To create the photos, we took a Sonic Titanium IS 300h Premier and applied luminous blue vinyl tape to the model’s shutlines, bodyshell creases and to the edges of the model’s headlights and front ‘Spindle’ grille.
Above: Our IS during set-up
The styling of the IS makes it at once perfectly suited to our taping treatment and extremely difficult to work with because it’s immensely detailed and complex.
The model has an array of delicately sculptured lines
Chief designer Hideaki Iida styled the car to look as though it were forged from a single piece of metal and when sketching the car Iida took inspiration from a Lexus-branded dessert knife he happened to have about his personage at the time.

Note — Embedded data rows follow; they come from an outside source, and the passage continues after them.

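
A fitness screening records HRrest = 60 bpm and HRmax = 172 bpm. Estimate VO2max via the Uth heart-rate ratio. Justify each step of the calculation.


VO2max = 15.3 * HRmax / HRrest
VO2max = 15.3 * 172 / 60
VO2max = 2631.6 / 60 = 43.86 mL/kg/min

43.86 mL/kg/min


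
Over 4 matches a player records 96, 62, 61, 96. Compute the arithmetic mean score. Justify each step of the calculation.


Average = sum / n
Sum = 315
Average = 315 / 4 = 78.75

78.75


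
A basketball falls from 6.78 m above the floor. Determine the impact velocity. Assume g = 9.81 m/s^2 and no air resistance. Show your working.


v = sqrt(2 * g * h)
v = sqrt(2 * 9.81 * 6.78)
v = sqrt(133.0236) = 11.5336 m/s

11.5336 m/s


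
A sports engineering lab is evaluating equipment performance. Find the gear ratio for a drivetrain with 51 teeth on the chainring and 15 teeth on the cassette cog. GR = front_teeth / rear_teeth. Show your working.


GR = front_teeth / rear_teeth
GR = 51 / 15
GR = 3.4

3.4


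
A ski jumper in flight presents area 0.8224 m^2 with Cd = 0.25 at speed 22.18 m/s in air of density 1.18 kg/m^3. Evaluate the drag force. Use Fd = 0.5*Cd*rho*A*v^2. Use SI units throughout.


Fd = 0.5 * Cd * rho * A * v^2
Fd = 0.5 * 0.25 * 1.18 * 0.8224 * 22.18^2
v^2 = 491.9524
Fd = 0.5 * 0.25 * 1.18 * 0.8224 * 491.9524 = 59.6758 N

59.6758 N


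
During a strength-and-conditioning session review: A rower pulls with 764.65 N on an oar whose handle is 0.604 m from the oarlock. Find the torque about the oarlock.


tau = F * d
tau = 764.65 * 0.604
tau = 461.8486 N*m

461.8486 N*m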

Consequently, the model has an array of delicately sculptured lines such as the pronounced kink at the base of the rear doors, which look fantastic when highlighted by the tape, but make the process of applying it a long one because the vinyl is not particularly malleable to swooping panels and is prone to tearing.
In profile, there are 12 lines on or across the car and a further four at its edges, the latter form the car’s three-box shape. Up front, there is an astonishing 17 lines due in most part to the central grille and L-shaped daytime running lights which are mounted independently from the main light clusters. Applying the tape is a painstaking process and it takes a team of four people two hours to tape just one side of the IS and the front end – 30 metres of tape is used.
Applying the tape is a painstaking process
To heighten the luminosity the tape’s luminosity, high intensity flashes are blasted at different sections of the car. The images are then comped together to form one image using Photoshop. The blue backdrop in the front end image is actually the beam of the car’s brake lights; the hue has been altered to match the colour of the tape and reflect the fact that the IS in our photos is a hybrid.